MarkDown files are however static, meaning that you can only read the files, but not execute code. R Markdown and Jupyter Notebook provide an interactive environment to work and share your code with documentation and examples for your project. For practice details about R Markdown, please see The Definitive Guide and for Jupyter Notebook, please see Jupyter/IPython Notebook Quick Start Guide.

These options are useful for communicating about the analysis workflow and results at any stage with other collaborators or the wider research community when developing open source code. Please note that sharing code in any format would require your collaborators to run and test your code locally. There are easier options to allow to run code in the browser using Binder, which we will discuss in the last lesson.

Reproducible Research Environment

Researchers’ working environments evolve as they update software, install new software, and move to different computers. If the project environment is not captured and the researchers need to return to their project after months or years (as is common in research), they will be unable to do so confidently. a computational environment is a system where a program is run. This includes features of hardware (such as the numbers of cores in any CPUs) and features of the software (such as the operating system, programming languages, supporting packages, other pieces of installed software, along with their versions and configurations).

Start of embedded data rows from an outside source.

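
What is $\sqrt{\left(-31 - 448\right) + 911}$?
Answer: $12 \sqrt{3} \approx 20.785$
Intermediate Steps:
$\sqrt{\left(-31 - 448\right) + 911} = \sqrt{-479 + 911} = \sqrt{432} = 12 \sqrt{3}$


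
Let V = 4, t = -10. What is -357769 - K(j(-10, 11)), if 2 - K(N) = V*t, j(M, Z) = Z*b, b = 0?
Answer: -357811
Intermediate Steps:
j(M, Z) = 0 (j(M, Z) = Z*0 = 0)
K(N) = 42 (K(N) = 2 - 4*(-10) = 2 - 1*(-40) = 2 + 40 = 42)
-357769 - K(j(-10, 11)) = -357769 - 1*42 = -357769 - 42 = -357811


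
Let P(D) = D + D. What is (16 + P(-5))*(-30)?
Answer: -180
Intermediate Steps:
P(D) = 2*D
(16 + P(-5))*(-30) = (16 + 2*(-5))*(-30) = (16 - 10)*(-30) = 6*(-30) = -180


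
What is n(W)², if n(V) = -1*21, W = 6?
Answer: 441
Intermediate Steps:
n(V) = -21
n(W)² = (-21)² = 441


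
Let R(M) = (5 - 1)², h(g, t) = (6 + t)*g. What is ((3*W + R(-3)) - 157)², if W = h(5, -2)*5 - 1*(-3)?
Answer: 28224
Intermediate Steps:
h(g, t) = g*(6 + t)
R(M) = 16 (R(M) = 4² = 16)
W = 103 (W = (5*(6 - 2))*5 - 1*(-3) = (5*4)*5 + 3 = 20*5 + 3 = 100 + 3 = 103)
((3*W + R(-3)) - 157)² = ((3*103 + 16) - 157)² = ((309 + 16) - 157)² = (325 - 157)² = 168² = 28224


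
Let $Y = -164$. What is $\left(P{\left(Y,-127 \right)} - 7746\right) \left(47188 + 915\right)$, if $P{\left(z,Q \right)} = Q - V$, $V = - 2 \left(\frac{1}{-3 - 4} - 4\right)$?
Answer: $- \frac{2653794407}{7} \approx -3.7911 \cdot 10^{8}$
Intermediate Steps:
$V = \frac{58}{7}$ ($V = - 2 \left(\frac{1}{-7} - 4\right) = - 2 \left(- \frac{1}{7} - 4\right) = \left(-2\right) \left(- \frac{29}{7}\right) = \frac{58}{7} \approx 8.2857$)
$P{\left(z,Q \right)} = - \frac{58}{7} + Q$ ($P{\left(z,Q \right)} = Q - \frac{58}{7} = - \frac{58}{7} + Q$)
$\left(P{\left(Y,-127 \right)} - 7746\right) \left(47188 + 915\right) = \left(\left(- \frac{58}{7} - 127\right) - 7746\right) \left(47188 + 915\right) = \left(- \frac{947}{7} - 7746\right) 48103 = \left(- \frac{55169}{7}\right) 48103 = - \frac{2653794407}{7}$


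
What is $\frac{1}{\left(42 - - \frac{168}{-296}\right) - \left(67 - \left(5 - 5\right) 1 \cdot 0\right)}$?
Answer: $- \frac{37}{946} \approx -0.039112$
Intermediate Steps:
$\frac{1}{\left(42 - - \frac{168}{-296}\right) - \left(67 - \left(5 - 5\right) 1 \cdot 0\right)} = \frac{1}{\left(42 - \left(-168\right) \left(- \frac{1}{296}\right)\right) - \left(67 - \left(5 - 5\right) 1 \cdot 0\right)} = \frac{1}{\left(42 - \frac{21}{37}\right) - \left(67 - 0 \cdot 1 \cdot 0\right)} = \frac{1}{\left(42 - \frac{21}{37}\right) + \left(-67 + 0 \cdot 0\right)} = \frac{1}{\frac{1533}{37} + \left(-67 + 0\right)} = \frac{1}{\frac{1533}{37} - 67} = \frac{1}{- \frac{946}{37}} = - \frac{37}{946}$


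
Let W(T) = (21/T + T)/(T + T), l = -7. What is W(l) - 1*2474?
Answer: -17313/7 ≈ -2473.3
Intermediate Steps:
W(T) = (T + 21/T)/(2*T) (W(T) = (T + 21/T)/((2*T)) = (T + 21/T)*(1/(2*T)) = (T + 21/T)/(2*T))
W(l) - 1*2474 = (1/2)*(21 + (-7)**2)/(-7)**2 - 1*2474 = (1/2)*(1/49)*(21 + 49) - 2474 = (1/2)*(1/49)*70 - 2474 = 5/7 - 2474 = -17313/7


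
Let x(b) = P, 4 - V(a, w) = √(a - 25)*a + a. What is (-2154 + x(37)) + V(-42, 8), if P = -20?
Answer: -2128 + 42*I*√67 ≈ -2128.0 + 343.78*I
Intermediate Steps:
V(a, w) = 4 - a - a*√(-25 + a) (V(a, w) = 4 - (√(a - 25)*a + a) = 4 - (√(-25 + a)*a + a) = 4 - (a*√(-25 + a) + a) = 4 - (a + a*√(-25 + a)) = 4 + (-a - a*√(-25 + a)) = 4 - a - a*√(-25 + a))
x(b) = -20
(-2154 + x(37)) + V(-42, 8) = (-2154 - 20) + (4 - 1*(-42) - 1*(-42)*√(-25 - 42)) = -2174 + (4 + 42 - 1*(-42)*√(-67)) = -2174 + (4 + 42 - 1*(-42)*I*√67) = -2174 + (4 + 42 + 42*I*√67) = -2174 + (46 + 42*I*√67) = -2128 + 42*I*√67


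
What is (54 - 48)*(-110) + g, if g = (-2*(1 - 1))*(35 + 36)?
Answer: -660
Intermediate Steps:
g = 0 (g = -2*0*71 = 0*71 = 0)
(54 - 48)*(-110) + g = (54 - 48)*(-110) + 0 = 6*(-110) + 0 = -660 + 0 = -660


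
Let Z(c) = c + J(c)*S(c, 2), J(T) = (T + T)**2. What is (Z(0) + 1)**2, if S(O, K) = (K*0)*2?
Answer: 1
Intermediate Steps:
J(T) = 4*T**2 (J(T) = (2*T)**2 = 4*T**2)
S(O, K) = 0 (S(O, K) = 0*2 = 0)
Z(c) = c (Z(c) = c + (4*c**2)*0 = c + 0 = c)
(Z(0) + 1)**2 = (0 + 1)**2 = 1**2 = 1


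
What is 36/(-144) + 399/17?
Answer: 1579/68 ≈ 23.221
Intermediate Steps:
36/(-144) + 399/17 = 36*(-1/144) + 399*(1/17) = -¼ + 399/17 = 1579/68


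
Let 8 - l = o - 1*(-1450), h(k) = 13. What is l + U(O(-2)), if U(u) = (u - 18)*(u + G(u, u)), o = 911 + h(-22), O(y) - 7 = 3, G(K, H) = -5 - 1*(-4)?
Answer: -2438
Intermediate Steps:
G(K, H) = -1 (G(K, H) = -5 + 4 = -1)
O(y) = 10 (O(y) = 7 + 3 = 10)
o = 924 (o = 911 + 13 = 924)
U(u) = (-1 + u)*(-18 + u) (U(u) = (u - 18)*(u - 1) = (-18 + u)*(-1 + u) = (-1 + u)*(-18 + u))
l = -2366 (l = 8 - (924 - 1*(-1450)) = 8 - (924 + 1450) = 8 - 1*2374 = 8 - 2374 = -2366)
l + U(O(-2)) = -2366 + (18 + 10**2 - 19*10) = -2366 + (18 + 100 - 190) = -2366 - 72 = -2438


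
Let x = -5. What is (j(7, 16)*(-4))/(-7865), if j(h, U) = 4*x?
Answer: -16/1573 ≈ -0.010172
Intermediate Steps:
j(h, U) = -20 (j(h, U) = 4*(-5) = -20)
(j(7, 16)*(-4))/(-7865) = -20*(-4)/(-7865) = 80*(-1/7865) = -16/1573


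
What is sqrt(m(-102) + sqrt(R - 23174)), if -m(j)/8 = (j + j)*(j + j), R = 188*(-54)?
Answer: sqrt(-332928 + I*sqrt(33326)) ≈ 0.158 + 577.0*I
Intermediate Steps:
R = -10152
m(j) = -32*j**2 (m(j) = -8*(j + j)*(j + j) = -8*2*j*2*j = -32*j**2)
sqrt(m(-102) + sqrt(R - 23174)) = sqrt(-32*(-102)**2 + sqrt(-10152 - 23174)) = sqrt(-32*10404 + sqrt(-33326)) = sqrt(-332928 + I*sqrt(33326))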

Ways of capturing computational environments

There are several ways of capturing computational environments. The major ones covered in this chapter will be Package Management Systems, Binder, Virtual Machines, and Containers. Each has its pros and cons, and the most appropriate option for you will depend on the nature of your project. They can be broadly split into two categories: those that capture only the software and its versions used in an environment (Package Management Systems), and those that replicate an entire computational environment - including the operating system and customised settings (Virtual Machines and Containers).

Another way these can be split is by how the reproduced research is presented to the reproducer. Using Binder or a Virtual Machine creates a much more graphical, GUI-type result. In contrast, the outputs of Containers and Package Management Systems are more easily interacted with via the command line. Please read more about each of these concepts and their practice use, please visit Capturing Computational Environments in The Turing Way.

Continuous integration

Continuous Integration (CI) is the practice of integrating changes to a project made by individuals into a main, shared version frequently (usually multiple times per day). CI is also typically used to identify any conflicts and bugs that are introduced by changes, so they are found and fixed early, minimising the effort required to do so. Running tests regularly also saves humans from needing to do it manually. By making users aware of bugs as early as possible researchers (if the project is a research project) do not waste a lot of time doing work that may need to be thrown away, which may be the case if tests are run infrequently and results are produced using faulty code. There are many CI service providers, such as GitHub Actions that come with their own advantages and disadvantages.

Continuous Integration with GitHub Actions The Turing Way project illustration by Scriberia. Used under a CC-BY 4.0 licence. DOI: 10.5281/zenodo.3332807.

To learn more about different CI tools and how to use them, please read the Continuous Integration chapter in The Turing Way.

References

Key Points

  • Make group leaders familiar with practices that are crucial for their teams to develop reproducible code.

  • Encourage researchers to think about code reproducibility through quality check, testing, sharing their code as well as a research environment.

  • Introduce Continuous Integration for automating the testing process.